Woodford was fired in October after raising his concerns. He recently gave up his comeback attempt after failing to win support from major investors including Japanese megabanks.

Olympus initially denied any wrongdoing but later acknowledged the hiding of investment losses.

Olympus has admitted to hiding these losses for over twenty years, in one of Japan's biggest corporate scandals.

The troubles all stem from Olympus's attempt to cover up approximately $1.7 billion in losses by exploiting Japanese accounting loopholes, and the three non-Olympus defendants are suspected of coaching the company in how to do it. The men are Akio Nakagawa, the former managing director of the Tokyo branch of Paine Webber (an American asset management firm); Nobumasa Yokoo, the president of Japanese consulting firm (and search engine nightmare) Global Company; and Taku Haneda, another Global Company employee. 

The ex-Olympus executives charged are former CEO Tsuyoshi Kikukawa, former vice president Hisashi Mori, and former auditor Hideo Yamada. The charges come at the behest of the Japanese Securities and Exchange Surveillance Commission (SESC), which believes the group conspired to overstate Olympus's book value by more than ¥110 billion in each of its 2007 and 2008 financial reports. The six men were originally arrested back in February, along with a seventh, Global Company employee Hirofumi Ono, who has not been charged.

Prosecutors on Wednesday also rearrested Kikukawa, Mori, Yamada and Nakagawa on suspicion of also submitting false financial statements for the fiscal years ended in March 2009, 2010 and 2011.

In Japan it is common for prosecutors to re-arrest suspects under new but related counts. They must decide within 20 days whether the suspects are to be formally charged over the fresh allegations.

If convicted, Olympus faces fines of up to ¥700 million (about $8.6 million), while the executives involved each face fines of up to ¥10 million (about $124,000) and up to ten years in prison.

The scandal has caused Olympus shares to lose more than 50% of their value on the Tokyo Stock Exchange (TSE).

The firm was also put on a watch-list by the bourse when it delayed the filing of its account statements in wake of the scandal. The firm must file regular accounts as a condition for its place on the exchange.

Olympus barely met its mid-December deadline to avoid being removed from the Tokyo Stock Exchange by filing corrected earnings for the April-September first half and for the past five fiscal years.

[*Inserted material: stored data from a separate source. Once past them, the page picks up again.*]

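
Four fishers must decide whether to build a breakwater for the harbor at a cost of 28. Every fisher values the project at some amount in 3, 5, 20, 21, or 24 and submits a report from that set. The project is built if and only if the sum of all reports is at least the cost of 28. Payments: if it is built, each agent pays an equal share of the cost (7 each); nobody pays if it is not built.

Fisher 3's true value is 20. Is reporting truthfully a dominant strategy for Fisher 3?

Check each profile of the others' reports and compare truth against every alternative report.
Others report (3, 3, 3): truth gives 13, best alternative gives 13.
Others report (3, 3, 5): truth gives 13, best alternative gives 13.
Others report (3, 3, 20): truth gives 13, best alternative gives 13.
Others report (3, 3, 21): truth gives 13, best alternative gives 13.
Others report (3, 3, 24): truth gives 13, best alternative gives 13.
Others report (3, 5, 3): truth gives 13, best alternative gives 13.
(Remaining 119 profiles checked similarly; truth is weakly best in each.)
In every case the truthful report is at least as good as any alternative, so it is a dominant strategy.

Yes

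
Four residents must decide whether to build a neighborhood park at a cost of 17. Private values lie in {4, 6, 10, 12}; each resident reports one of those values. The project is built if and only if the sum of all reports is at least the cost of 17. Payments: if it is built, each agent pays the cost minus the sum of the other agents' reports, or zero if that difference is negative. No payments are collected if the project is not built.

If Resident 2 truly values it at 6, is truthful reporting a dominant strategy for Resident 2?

Check each profile of the others' reports and compare truth against every alternative report.
Others report (4, 4, 10): truth gives 6, best alternative gives 6.
Others report (4, 4, 12): truth gives 6, best alternative gives 6.
Others report (4, 6, 10): truth gives 6, best alternative gives 6.
Others report (4, 6, 12): truth gives 6, best alternative gives 6.
Others report (4, 10, 4): truth gives 6, best alternative gives 6.
Others report (4, 10, 6): truth gives 6, best alternative gives 6.
(Remaining 58 profiles checked similarly; truth is weakly best in each.)
In every case the truthful report is at least as good as any alternative, so it is a dominant strategy.

Yes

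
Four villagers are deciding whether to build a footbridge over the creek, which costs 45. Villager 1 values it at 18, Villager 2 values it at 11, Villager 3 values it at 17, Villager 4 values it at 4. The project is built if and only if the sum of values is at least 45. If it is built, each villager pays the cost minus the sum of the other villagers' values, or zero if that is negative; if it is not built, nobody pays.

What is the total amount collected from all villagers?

Total value 50 ≥ cost 45, so it is built.
Villager 1: others sum to 32; max(0, 45 - 32) = 13.
Villager 2: others sum to 39; max(0, 45 - 39) = 6.
Villager 3: others sum to 33; max(0, 45 - 33) = 12.
Villager 4: others sum to 46; max(0, 45 - 46) = 0.
Total collected = 13 + 6 + 12 + 0 = 31.

31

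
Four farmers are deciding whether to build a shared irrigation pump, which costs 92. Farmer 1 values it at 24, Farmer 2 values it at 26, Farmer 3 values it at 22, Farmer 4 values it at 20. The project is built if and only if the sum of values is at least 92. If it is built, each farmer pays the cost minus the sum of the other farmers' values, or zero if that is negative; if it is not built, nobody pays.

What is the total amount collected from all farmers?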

The Tokyo Stock Exchange in January decided against delisting Olympus shares, concluding that there were no accounting irregularities large enough to distort investor judgment. The exchange said Wednesday that the charge against the company won't affect that decision.

Though the TSE did not delist the company on that occasion, analysts said that the charges now brought against Olympus have once again raised a threat to the company's future on the stock exchange.